В числе других центров такого же масштаба Рязань может служить эталоном высших достижений древнерусской цивилизации: это многоликий сложный мир, сконцентрированный на небольшом пространстве. Подобно живому существу, каждый средневековый город в зависимости от множества факторов обладал индивидуальным обликом, над каждым витал свой «гений места». Выявление своеобразия любого городского организма, в чем бы оно ни выражалось,— увлекательная задача для историка и археолога.
Вместе с тем стольные города Руси отличало единство материальной и духовной культуры. Многие города, разрушенные при монгольском завоевании прошли тот же путь развития, что и Рязань; им присущи близкие системы планировки и застройки, фортификационные сооружения, типы жилых и хозяйственных построек.

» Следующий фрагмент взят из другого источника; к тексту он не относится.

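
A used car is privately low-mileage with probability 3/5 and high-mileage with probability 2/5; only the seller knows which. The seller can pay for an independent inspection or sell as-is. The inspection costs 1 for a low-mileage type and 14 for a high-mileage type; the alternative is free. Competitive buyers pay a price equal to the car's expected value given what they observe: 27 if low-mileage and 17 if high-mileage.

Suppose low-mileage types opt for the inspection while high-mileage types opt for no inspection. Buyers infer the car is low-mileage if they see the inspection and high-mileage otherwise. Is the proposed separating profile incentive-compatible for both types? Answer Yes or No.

Under these beliefs, the inspection earns price 27 and no inspection earns price 17.
low-mileage: the inspection nets 27 − 1 = 26; no inspection nets 17. low-mileage prefers the inspection.
high-mileage: the inspection nets 27 − 14 = 13; no inspection nets 17. high-mileage prefers no inspection.
Neither type deviates, so the separating profile is an equilibrium.

Yes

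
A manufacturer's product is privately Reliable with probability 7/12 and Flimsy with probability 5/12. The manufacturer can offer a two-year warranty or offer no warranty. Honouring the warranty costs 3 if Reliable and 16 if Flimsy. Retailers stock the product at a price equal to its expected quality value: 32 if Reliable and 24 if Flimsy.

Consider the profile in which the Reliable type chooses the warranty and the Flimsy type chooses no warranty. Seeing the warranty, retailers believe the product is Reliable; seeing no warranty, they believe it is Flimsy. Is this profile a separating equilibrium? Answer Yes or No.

Under these beliefs, the warranty earns price 32 and no warranty earns price 24.
Reliable: the warranty nets 32 − 3 = 29; no warranty nets 24. Reliable prefers the warranty.
Flimsy: the warranty nets 32 − 16 = 16; no warranty nets 24. Flimsy prefers no warranty.
Neither type deviates, so the separating profile is an equilibrium.

Yes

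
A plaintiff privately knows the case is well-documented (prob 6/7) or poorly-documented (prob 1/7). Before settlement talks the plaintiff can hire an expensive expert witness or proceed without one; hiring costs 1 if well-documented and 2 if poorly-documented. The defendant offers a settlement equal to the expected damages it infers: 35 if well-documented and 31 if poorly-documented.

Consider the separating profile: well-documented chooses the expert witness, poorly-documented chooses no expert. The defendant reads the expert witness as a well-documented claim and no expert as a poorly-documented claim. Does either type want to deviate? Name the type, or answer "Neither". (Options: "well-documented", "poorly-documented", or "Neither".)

The expert witness pays 35; no expert pays 31.
well-documented: assigned the expert witness, nets 35 − 1 = 34; deviating to no expert nets 31.
poorly-documented: assigned no expert, nets 31; deviating to the expert witness nets 35 − 2 = 33.
The poorly-documented type gains 2 by deviating.

poorly-documented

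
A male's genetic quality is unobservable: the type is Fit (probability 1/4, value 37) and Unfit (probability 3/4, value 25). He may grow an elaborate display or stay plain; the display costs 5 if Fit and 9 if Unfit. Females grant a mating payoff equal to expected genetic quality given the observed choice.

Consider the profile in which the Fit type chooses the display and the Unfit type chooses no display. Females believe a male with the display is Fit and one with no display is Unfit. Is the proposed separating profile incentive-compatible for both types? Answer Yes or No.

No

Under these beliefs, the display earns mating payoff 37 and no display earns mating payoff 25.
Fit: the display nets 37 − 5 = 32; no display nets 25. Fit prefers the display.
Unfit: the display nets 37 − 9 = 28; no display nets 25. Unfit would deviate to the display.
Unfit has a profitable deviation, so the profile is not an equilibrium.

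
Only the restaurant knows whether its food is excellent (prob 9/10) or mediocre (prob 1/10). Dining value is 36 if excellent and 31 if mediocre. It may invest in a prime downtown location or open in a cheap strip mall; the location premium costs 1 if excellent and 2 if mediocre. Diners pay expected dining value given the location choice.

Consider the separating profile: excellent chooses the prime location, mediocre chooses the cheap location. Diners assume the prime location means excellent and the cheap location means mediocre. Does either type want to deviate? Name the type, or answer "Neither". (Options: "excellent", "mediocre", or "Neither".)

The prime location pays 36; the cheap location pays 31.
excellent: assigned the prime location, nets 36 − 1 = 35; deviating to the cheap location nets 31.
mediocre: assigned the cheap location, nets 31; deviating to the prime location nets 36 − 2 = 34.
The mediocre type gains 3 by deviating.

mediocre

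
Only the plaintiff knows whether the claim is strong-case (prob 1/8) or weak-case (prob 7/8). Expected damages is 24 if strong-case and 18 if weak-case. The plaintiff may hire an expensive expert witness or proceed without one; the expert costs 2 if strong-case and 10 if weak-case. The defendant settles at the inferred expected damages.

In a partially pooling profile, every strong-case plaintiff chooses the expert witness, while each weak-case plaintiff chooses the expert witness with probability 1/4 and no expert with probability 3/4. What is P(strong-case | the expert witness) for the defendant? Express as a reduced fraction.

P(the expert witness) = (1/8)·1 + (7/8)·(1/4) = 11/32.
By Bayes' rule, P(strong-case | the expert witness) = (1/8) / (11/32) = 4/11.

4/11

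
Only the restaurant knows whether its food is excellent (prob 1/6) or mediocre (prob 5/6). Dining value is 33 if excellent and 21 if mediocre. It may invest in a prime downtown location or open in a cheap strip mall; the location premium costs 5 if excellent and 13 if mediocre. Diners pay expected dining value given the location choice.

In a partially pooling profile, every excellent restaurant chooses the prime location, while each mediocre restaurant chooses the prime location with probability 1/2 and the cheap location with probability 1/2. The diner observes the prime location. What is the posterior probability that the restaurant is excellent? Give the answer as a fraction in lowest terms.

2/7

P(the prime location) = (1/6)·1 + (5/6)·(1/2) = 7/12.
By Bayes' rule, P(excellent | the prime location) = (1/6) / (7/12) = 2/7.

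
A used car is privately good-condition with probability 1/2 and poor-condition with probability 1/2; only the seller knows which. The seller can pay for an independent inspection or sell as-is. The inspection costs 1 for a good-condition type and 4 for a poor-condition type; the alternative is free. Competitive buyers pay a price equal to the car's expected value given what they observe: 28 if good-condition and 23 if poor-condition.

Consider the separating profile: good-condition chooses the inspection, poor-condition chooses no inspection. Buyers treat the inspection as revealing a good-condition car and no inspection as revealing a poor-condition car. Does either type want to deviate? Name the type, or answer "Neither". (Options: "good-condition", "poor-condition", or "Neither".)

poor-condition

The inspection pays 28; no inspection pays 23.
good-condition: assigned the inspection, nets 28 − 1 = 27; deviating to no inspection nets 23.
poor-condition: assigned no inspection, nets 23; deviating to the inspection nets 28 − 4 = 24.
The poor-condition type gains 1 by deviating.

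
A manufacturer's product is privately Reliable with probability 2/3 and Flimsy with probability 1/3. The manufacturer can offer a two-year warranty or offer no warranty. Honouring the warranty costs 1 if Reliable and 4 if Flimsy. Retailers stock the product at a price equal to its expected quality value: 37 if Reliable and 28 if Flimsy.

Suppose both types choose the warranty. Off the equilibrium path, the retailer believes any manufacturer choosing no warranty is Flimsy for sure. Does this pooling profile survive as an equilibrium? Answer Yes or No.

Yes

On path, the retailer holds the prior and pays 2/3·37 + 1/3·28 = 34. Off path (no warranty), believing Flimsy, it pays 28.
Reliable: the warranty nets 34 − 1 = 33; no warranty nets 28. Reliable stays.
Flimsy: the warranty nets 34 − 4 = 30; no warranty nets 28. Flimsy stays.
No type deviates, so pooling is sustained.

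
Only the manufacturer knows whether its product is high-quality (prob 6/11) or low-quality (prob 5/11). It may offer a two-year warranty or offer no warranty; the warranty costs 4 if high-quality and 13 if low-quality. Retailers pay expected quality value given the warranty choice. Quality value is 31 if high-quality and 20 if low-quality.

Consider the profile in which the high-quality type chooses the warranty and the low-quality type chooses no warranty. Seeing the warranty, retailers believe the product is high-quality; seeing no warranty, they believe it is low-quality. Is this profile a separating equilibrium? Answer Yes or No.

Under these beliefs, the warranty earns price 31 and no warranty earns price 20.
high-quality: the warranty nets 31 − 4 = 27; no warranty nets 20. high-quality prefers the warranty.
low-quality: the warranty nets 31 − 13 = 18; no warranty nets 20. low-quality prefers no warranty.
Neither type deviates, so the separating profile is an equilibrium.

Yes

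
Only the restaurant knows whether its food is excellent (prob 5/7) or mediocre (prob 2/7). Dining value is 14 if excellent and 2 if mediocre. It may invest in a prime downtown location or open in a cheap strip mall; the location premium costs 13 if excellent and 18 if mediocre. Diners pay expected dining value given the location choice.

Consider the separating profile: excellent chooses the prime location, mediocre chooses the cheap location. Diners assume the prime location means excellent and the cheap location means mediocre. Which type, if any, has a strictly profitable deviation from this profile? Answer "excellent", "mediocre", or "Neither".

The prime location pays 14; the cheap location pays 2.
excellent: assigned the prime location, nets 14 − 13 = 1; deviating to the cheap location nets 2.
mediocre: assigned the cheap location, nets 2; deviating to the prime location nets 14 − 18 = -4.
The excellent type gains 1 by deviating.

excellent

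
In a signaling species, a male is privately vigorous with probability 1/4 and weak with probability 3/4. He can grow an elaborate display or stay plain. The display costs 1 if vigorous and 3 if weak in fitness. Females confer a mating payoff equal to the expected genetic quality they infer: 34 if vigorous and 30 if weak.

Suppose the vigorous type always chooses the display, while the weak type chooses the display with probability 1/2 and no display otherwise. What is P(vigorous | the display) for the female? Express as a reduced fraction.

2/5

P(the display) = (1/4)·1 + (3/4)·(1/2) = 5/8.
By Bayes' rule, P(vigorous | the display) = (1/4) / (5/8) = 2/5.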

Наша попытка представить именно Рязань как «модель» южнорусского города домонгольского времени, как один из очагов интеллектуальной и эстетической средневековой культуры вполне закономерна. Дело в том, что на Старорязанском городище, где находилась столица княжества до перенесения ее в Переяславль Рязанский после Батыева разгрома, развернулись крупнейшие археологические исследования.
История изучения Старорязанского городища насчитывает уже 170 лет. Со времени находки в 1822 г. замечательного клада золотых женских украшений Старая Рязань стала вызывать все усиливающийся интерес любителей отечественной старины. Ее организованное исследование начинается после создания в 1884 г. Рязанской ученой архивной комиссии, но раскопки зачастую проводились на дилетантском уровне и плохо документированы. В 1926 г. экспедиция выдающегося археолога В. А. Городцова, несмотря на недостатки методики (вскрытие культурного слоя траншеями), положила начало подлинно научному изучению домонгольской Рязани. Планомерные исследования городища связаны с экспедицией 1945—1950 гг. во главе с А. Л. Монгайтом, в ходе которой были вскрыты важные участки городской территории, обнаружены остатки жилищ и ремесленных мастерских, изучались укрепления. Однако многие кардинальные проблемы оказались нерешенными, и в 1966 г. экспедиция возобновила работу (до 1970 г.— под руководством А. Л. Монгайта, затем — В. П. Даркевича).
Исследования велись по единому, четко разработанному плану Институтом археологии РАН и Рязанским историко-архитектурным музеем-заповедником. Поскольку, в отличие от большинства крупнейших городов древней Руси, подобных Киеву, Чернигову, Смоленску, Владимиру, Новгороду и других, на городище Старая Рязань почти нет культурных слоев позднее XIII в., раскопки приняли широкомасштабный характер и велись большими площадями. Это обстоятельство, наряду с хорошей сохранностью рельефа городища и микроландшафта вокруг него, позволило изучить градостроительную структуру и социальную топографию древней Рязани, определить время ее возникновения и пути колонизации славянским населением. Фиксация объектов, лишенных культурного слоя,— проселочных дорог, проходящих по старым трассам, разветвленной овражной системы с ее ручьями и источниками — дополняет целостную картину Рязанского микрорегиона в XI—XIII вв.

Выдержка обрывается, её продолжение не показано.